For the annual tossfest known as Valentine’s Day, I thought I’d write about the one where Zippy has a crush on a woman and wants to have sex with her.
It isn’t only humans who enjoy the act of mashing genitals together then crying – puppets do too. I’m not sure how the mechanics of it would work, since Zippy appears to stop at the waist. However, this might just be a common misconception. For all we know, this could be Zippy any time he steps out from behind the table:
The point is that he wants to have sex with a human woman, and this episode explores the conflicting emotions created by a one sided human/puppet romance.
It also teaches the young me that it’s ok to have a crush on Fred Savage from The Wonder Years, and that it’s ok to write to him even if your big sister says your letter’s crap and he’ll hate it.
As a bonus, we get Rod being extra suave.
We begin with Zippy watching the object of his affection – Debbie off Children’s ITV. My first thought was ‘why is one of his hands under the table’, but then I remembered he’s only got one arm. Crisis averted, and now I’m ashamed of myself.
Debbie and the other one (Roger?) are showing off the drawings sent in by viewers. Zippy starts shouting at the TV, calling all the pictures “shit”. Exactly why he thinks 6 year old Timmy’s picture of a cat is a threat to his chances with Debbie is never explained. Zippy also hates Roger, and is convinced he’ll be boning Debbie as soon as they cut to Rosie & Jim.
Bungle comes in and turns the TV off without asking, the fat hairy fuck.
“Bungle I was watching that! Turn it back on!”
“No I want to play a game!”
“All right then, let’s play that game where I pull all the hair out of your crotch.”
Later on, Zippy’s making a card for Debbie, which he’s going to send in to Children’s ITV. Only Debbie is allowed to read it out – it’s got a special chemical on it that means if Roger touches it, he dies. Geoffrey thinks this is a smashing idea.
Zippy’s also written a poem for Debbie:
“My darling Debbie,
I’m glad you’re not plebby,
Not like that Jane
Who’s knocking off Freddy.”
Geoffrey helps him write it down and they get it ready to post, stopping only to include some of Geoffrey’s pubes because “he had some spare”.
Imagine feeling all romantic, and wanting to be in bed with the woman of your dreams, and instead you have to put up with this:
Bungle discovers that Zippy’s been keeping this in the bed:
Later on we’ll find out he’s also been making a life size effigy of Debbie using toenail clippings and soap.
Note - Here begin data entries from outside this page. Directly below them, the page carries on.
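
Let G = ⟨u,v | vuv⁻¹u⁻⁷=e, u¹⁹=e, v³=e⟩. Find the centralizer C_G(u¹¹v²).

⟨u¹¹v²⟩ ⊆ C_G(u¹¹v²) since powers of u¹¹v² commute with u¹¹v²; so |C_G(u¹¹v²)| ≥ |⟨u¹¹v²⟩| = 3.
By orbit–stabilizer, |C_G(u¹¹v²)| = |G| / |conj. class of u¹¹v²| = 57 / 19 = 3.
The 3 elements commuting with u¹¹v² are {e, u¹¹v², u¹⁸v}.

Answer: {e, u¹¹v², u¹⁸v}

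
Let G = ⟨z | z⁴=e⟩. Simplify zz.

Compute z · z by multiplying left to right and reducing via the relations at each step:
  z · z = z²

Answer: z²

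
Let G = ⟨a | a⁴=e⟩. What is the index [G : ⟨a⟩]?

First find ord(a) by computing successive powers:
  a¹ = a, a² = a², a³ = a³, a⁴ = e.
So |⟨a⟩| = ord(a) = 4. With |G| = 4, by Lagrange [G : ⟨a⟩] = 4/4 = 1.

Answer: 1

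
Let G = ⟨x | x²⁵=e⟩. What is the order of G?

G is generated by a single element, so G is cyclic. The relator gives x²⁵ = e and no smaller power is forced to be e, so the 25 powers {e, x, x², x³, x⁴, x⁵, x⁶, x⁷, x⁸, x⁹, x²², x²³, x²¹, x²⁰, x²⁴, x¹², x¹³, x¹¹, x¹⁰, x¹⁴, x¹⁵, x¹⁶, x¹⁷, x¹⁸, x¹⁹} are distinct. Hence |G| = 25.

Answer: 25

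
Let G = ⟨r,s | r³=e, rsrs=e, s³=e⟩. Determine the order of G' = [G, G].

G' = [G, G] is generated by all commutators. The generator-pair commutators are: [r, s] = rs²r.
The subgroup they normally generate is {e, rs, r²s², rs²r}, of order 4.
Check: |G/G'| = 12/4 = 3 is the order of the abelianisation.

Answer: 4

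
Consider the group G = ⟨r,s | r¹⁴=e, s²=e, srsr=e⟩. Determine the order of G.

Enumerate words in the generators, reducing via the relations: the distinct elements are
  {e, r, s, rs, r², r³, r⁴, r⁵, r⁶, r⁷, r⁸, r⁹, r²s, r³s, r¹², r¹³, r¹¹, r¹⁰, r⁴s, r⁵s, r⁶s, r⁷s, r⁸s, r⁹s, r¹²s, r¹³s, r¹¹s, r¹⁰s}.
No further products give new elements, so |G| = 28.

Answer: 28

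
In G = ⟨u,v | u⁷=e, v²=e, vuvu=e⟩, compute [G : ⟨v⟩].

First find ord(v) by computing successive powers:
  v¹ = v, v² = e.
So |⟨v⟩| = ord(v) = 2. With |G| = 14, by Lagrange [G : ⟨v⟩] = 14/2 = 7.

Answer: 7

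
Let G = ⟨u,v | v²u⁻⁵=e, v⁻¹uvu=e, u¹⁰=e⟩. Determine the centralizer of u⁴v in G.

⟨u⁴v⟩ ⊆ C_G(u⁴v) since powers of u⁴v commute with u⁴v; so |C_G(u⁴v)| ≥ |⟨u⁴v⟩| = 4.
By orbit–stabilizer, |C_G(u⁴v)| = |G| / |conj. class of u⁴v| = 20 / 5 = 4.
The 4 elements commuting with u⁴v are {e, u⁵, u⁴v, u⁴v⁻¹}.

Answer: {e, u⁵, u⁴v, u⁴v⁻¹}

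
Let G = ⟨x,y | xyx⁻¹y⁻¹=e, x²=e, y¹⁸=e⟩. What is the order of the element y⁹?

Compute successive powers until reaching e:
  (y⁹)¹ = y⁹, (y⁹)² = e.
The smallest positive k with (y⁹)ᵏ = e is 2.

Answer: 2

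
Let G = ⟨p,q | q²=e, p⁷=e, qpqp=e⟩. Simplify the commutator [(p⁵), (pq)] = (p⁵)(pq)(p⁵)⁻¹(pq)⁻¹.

[(p⁵), (pq)] = (p⁵)·(pq)·(p⁵)⁻¹·(pq)⁻¹.
  (p⁵) · (pq) = p⁶q
  (p⁶q) · (p²) = p⁴q
  (p⁴q) · (pq) = p³

Answer: p³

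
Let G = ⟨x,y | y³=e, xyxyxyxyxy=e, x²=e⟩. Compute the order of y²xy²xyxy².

Compute successive powers until reaching e:
  (y²xy²xyxy²)¹ = y²xy²xyxy², (y²xy²xyxy²)² = yxy²xyxy, (y²xy²xyxy²)³ = e.
The smallest positive k with (y²xy²xyxy²)ᵏ = e is 3.

Answer: 3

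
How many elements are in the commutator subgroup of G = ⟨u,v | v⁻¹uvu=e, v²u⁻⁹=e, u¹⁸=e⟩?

G' = [G, G] is generated by all commutators. The generator-pair commutators are: [u, v] = u².
The subgroup they normally generate is {e, u², u⁴, u⁶, u⁸, u¹⁰, u¹², u¹⁴, u¹⁶}, of order 9.
Check: |G/G'| = 36/9 = 4 is the order of the abelianisation.

Answer: 9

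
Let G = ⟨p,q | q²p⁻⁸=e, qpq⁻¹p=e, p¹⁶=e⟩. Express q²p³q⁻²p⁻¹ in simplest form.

Multiply left to right, reducing at each step:
  (p⁸) · p³ = p¹¹
  (p¹¹) · q⁻² = p³
  (p³) · p⁻¹ = p²

Answer: p²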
It’s a slow process, as I don’t think he has toenails.
Anyway, this leads to a session of general ribbing:
“Zippy’s in love!”
“Zippy’s a stalker!”
“Come on Zippy, what have you done with the body?”
When they get bored with that they instantly go to sleep, leaving Zippy to have a dream about Debbie.
In the dream, Debbie sits there like a North Korean propaganda machine, telling Zippy he’s wonderful. Zippy replies “Yes, I know,” making him the natural choice to take over when Jeremy Kyle retires.
My god, can you imagine that.
A few days later, Debbie’s reading Zippy’s poem out on TV!
But that’s old news, because now Zippy’s writing a song for her. I’ll be honest, it’s not very good. Songs normally have tunes.
Zippy’s going to need some help with this song. If only he knew some songwriters who lived in his kitchen.
Jane still looks mad about that poem he wrote.
As luck would have it, Rod, Jane and Freddy are able to instantly come up with a fully produced song, complete with Casio keyboard backing track.
I promised you Rod looking suave:
The next day, Geoffrey calls Zippy, George and Bungle into the living room. Whatever for?
Incidentally, I paused it on this bit that looks like Geoffrey has his balls out for no reason.
Geoffrey’s got a surprise for them (not his balls). Zippy’s not listening; he’s pissed off because Debbie’s not on TV at the moment, so he’ll have to fall back on that sock puppet he made of her. He launches into a heartfelt monologue about how Debbie would totally drop her knickers for him if she met him.
“You’d all see – she’d think I was wonderful…”
“…and I’d be so handsome, and strong, and I’d talk to her, and…”
Oh, spoiler alert – Geoffrey’s arranged for Debbie to come round and meet Zippy.
Zippy’s reaction is 100% understandable. Way to go ruining his chances Geoffrey, you insensitive prick. When Zippy talked about meeting her, I assume he meant in a cocktail bar, with him being some James Bond type in a suit. Not as an act of charity, and especially not with Bungle looking on. The only thing that would make her less likely to go out with him now is if he was wearing a big badge with ‘COMPETITION WINNER’ written on it.
Bungle puts the final nail in the coffin by actively pointing and laughing at Zippy. Zippy – if you didn’t pull Bungle’s pubes out before, I strongly urge you to do so now.
But Debbie saves the day by saying “Just ignore that fat wheelbarrow of failure Zippy, no one likes him and he’ll die a virgin.” That’ll learn him.
Zippy gets it together enough to be able to sing his song for Debbie, which is a lot better since Rod’s intervention. And then, in a final mindfuck, Debbie invites Zippy onto Children’s ITV with her, and Zippy goes mental at the thought of getting to be on TV. This is despite the fact that he’s on TV five days a week.
To reinforce this point, we get to see a bit of Zippy presenting Children’s ITV with Debbie, where he says – “Don’t forget to watch me in Rainbow!” There is an advert for Zippy’s show behind Debbie. I don’t know what to believe any more.
Also, I never did send that letter to Fred Savage. I mean, I could do now, but it would be a bit weird and I don’t really want to.